Controlling radical-type reactivity with transition metals and supramolecular cages

To sustain our demand for the various products obtained through catalysis, it is desirable to move from precious metals (such as palladium, platinum, iridium, etc.) to base metals (cobalt, iron, manganese, etc.). The efficient use of base-metals is, however, associated with new challenges due to their preferred one-electron reactivity. Metallo-enzymes are well known for performing effective radical reactions, which has inspired several scientists to also develop efficient and selective synthetic catalysts that operate via radical-type mechanisms. Cobalt porphyrin catalysts, for example, have been used to achieve a wide variety of selective radical transformations including challenging C–H and C=C bond activations.

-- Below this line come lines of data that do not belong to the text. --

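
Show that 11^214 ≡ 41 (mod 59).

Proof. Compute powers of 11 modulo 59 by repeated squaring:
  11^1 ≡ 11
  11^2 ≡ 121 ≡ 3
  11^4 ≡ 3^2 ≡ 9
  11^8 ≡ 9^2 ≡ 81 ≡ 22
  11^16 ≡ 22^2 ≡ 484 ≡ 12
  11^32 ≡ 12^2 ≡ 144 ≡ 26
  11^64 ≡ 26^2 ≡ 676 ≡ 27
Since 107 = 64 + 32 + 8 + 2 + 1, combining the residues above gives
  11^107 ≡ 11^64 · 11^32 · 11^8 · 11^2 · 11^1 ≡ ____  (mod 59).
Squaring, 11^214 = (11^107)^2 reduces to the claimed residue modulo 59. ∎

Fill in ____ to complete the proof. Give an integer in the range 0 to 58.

11^64 · 11^32 · 11^8 · 11^2 · 11^1 ≡ 27 · 26 · 22 · 3 · 11 = 509652.
509652 mod 59 = 10, so 11^107 ≡ 10 (mod 59).

10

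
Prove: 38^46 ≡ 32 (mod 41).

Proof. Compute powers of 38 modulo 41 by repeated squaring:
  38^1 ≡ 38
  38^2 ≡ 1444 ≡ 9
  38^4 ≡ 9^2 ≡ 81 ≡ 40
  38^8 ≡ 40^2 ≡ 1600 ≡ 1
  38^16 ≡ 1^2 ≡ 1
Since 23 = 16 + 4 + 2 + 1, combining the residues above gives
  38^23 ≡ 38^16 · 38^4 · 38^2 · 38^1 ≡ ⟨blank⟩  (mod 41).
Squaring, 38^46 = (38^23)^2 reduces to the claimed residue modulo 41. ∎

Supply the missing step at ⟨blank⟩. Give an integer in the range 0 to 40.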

In addition to the ligands directly connected to the metal center, the second coordination sphere plays a significant role in tuning the reactivity of metallo-enzymes. In order to functionally mimic this second coordination sphere supramolecular cages have been developed. Examples have been shown in which bimolecular decomposition pathways, frequently encountered in metallo-radical catalysis, are already suppressed by partial encapsulation. In this Thesis full encapsulation of catalysts in a cubic supramolecular cage is investigated to completely avoid bimetallic decomposition pathway. Furthermore, supramolecular cages enable pre-organization of the substrate and induce selectivity for specific substrates and products in competitive reactions. In addition, the development of a protocol for cobalt catalyzed formation of N-heterocycles from aliphatic azides, and a detailed mechanistic study regarding this reaction, are also described in this Thesis.